Après-Guerre. Des bas, des hauts, des sursauts... Des merveilles, des éclats de soie et de soleil... puis... lente descente... ... Déclin...

Exode. Cannes... Poiret, ruiné, déclame des œuvres de la Fontaine, pour gagner sa vie..... sa fable préférée, La cigale et la fourmi...

Applaudissements. Je souris pour Jean-Paul Bordes, pour Paul Poiret. Pour les lettres. Pour la langue. Pour la beauté. L'hommage à la beauté. Bonheur.

Jean-Paul Bordes


Voilà… sublime éclat du Verbe. Les sons, le tintement des flûtes, les flots de champagne, liqueur du rire des dames, les cannes de ces messieurs, glissements sur escarpins, velours, tapis, ciseaux...  et les soies, taffetas, satins…

Aujourd'hui, souvenir déjà que je vous narre... Cours Sévigné.
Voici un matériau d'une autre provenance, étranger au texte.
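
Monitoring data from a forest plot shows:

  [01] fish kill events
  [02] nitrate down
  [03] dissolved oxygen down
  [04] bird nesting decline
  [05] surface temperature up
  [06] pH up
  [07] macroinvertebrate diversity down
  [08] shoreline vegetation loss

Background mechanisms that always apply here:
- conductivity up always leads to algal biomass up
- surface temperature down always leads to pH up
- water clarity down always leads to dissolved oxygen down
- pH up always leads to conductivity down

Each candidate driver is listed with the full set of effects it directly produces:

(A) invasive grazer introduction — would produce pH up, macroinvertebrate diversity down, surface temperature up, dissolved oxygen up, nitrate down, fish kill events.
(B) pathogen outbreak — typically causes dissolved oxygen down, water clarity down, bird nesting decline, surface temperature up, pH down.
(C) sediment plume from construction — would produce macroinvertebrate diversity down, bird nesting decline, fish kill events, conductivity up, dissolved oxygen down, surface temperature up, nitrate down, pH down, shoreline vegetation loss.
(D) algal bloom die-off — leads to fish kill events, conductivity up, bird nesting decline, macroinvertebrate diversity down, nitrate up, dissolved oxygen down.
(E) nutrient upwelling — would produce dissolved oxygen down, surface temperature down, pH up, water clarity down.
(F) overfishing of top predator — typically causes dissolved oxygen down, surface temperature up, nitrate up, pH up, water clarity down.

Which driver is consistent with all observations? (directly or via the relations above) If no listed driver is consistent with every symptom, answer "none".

Testing each hypothesis:
(A) invasive grazer introduction — fish kill events +; nitrate down +; dissolved oxygen down -; bird nesting decline -; surface temperature up +; pH up +; macroinvertebrate diversity down +; shoreline vegetation loss -
(B) pathogen outbreak — fish kill events -; nitrate down -; dissolved oxygen down +; bird nesting decline +; surface temperature up +; pH up -; macroinvertebrate diversity down -; shoreline vegetation loss -
(C) sediment plume from construction — fish kill events +; nitrate down +; dissolved oxygen down +; bird nesting decline +; surface temperature up +; pH up -; macroinvertebrate diversity down +; shoreline vegetation loss +
(D) algal bloom die-off — fails on nitrate down, surface temperature up, pH up, shoreline vegetation loss (predicts nitrate up, not nitrate down)
(E) nutrient upwelling — fails on fish kill events, nitrate down, bird nesting decline, surface temperature up, macroinvertebrate diversity down, shoreline vegetation loss (predicts surface temperature down, not surface temperature up)
(F) overfishing of top predator — fails on fish kill events, nitrate down, bird nesting decline, macroinvertebrate diversity down, shoreline vegetation loss (predicts nitrate up, not nitrate down)
Every candidate fails on at least one observation.

none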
Grignan. Poiret. Mon bureau un peu austère revêt les ors et les couleurs de la Belle Epoque.



PS/ Oublié de vous dire : Paul Poiret, la voix de Jean-Paul, acteur et, au moment où il lit les fastes des fêtes, les drapés mauresques, les cuivres, les ors, les coiffes célestes, les démarches ondulantes, les fruits, les fleurs, les tapis de violettes… chant de midi d’un coq à Grignan ! Le coq à la fête. Et les canards dans le petit étang derrière : ivres de toutes ces eaux-de-vie, eaux-d'esprit coulant à flots, et même un coucou, un merle, une grive s’en mêlent ! J’écoutais ce pur ravissement. C’était unique, cette fête saluée par ce décor vivant. Vous entendez ?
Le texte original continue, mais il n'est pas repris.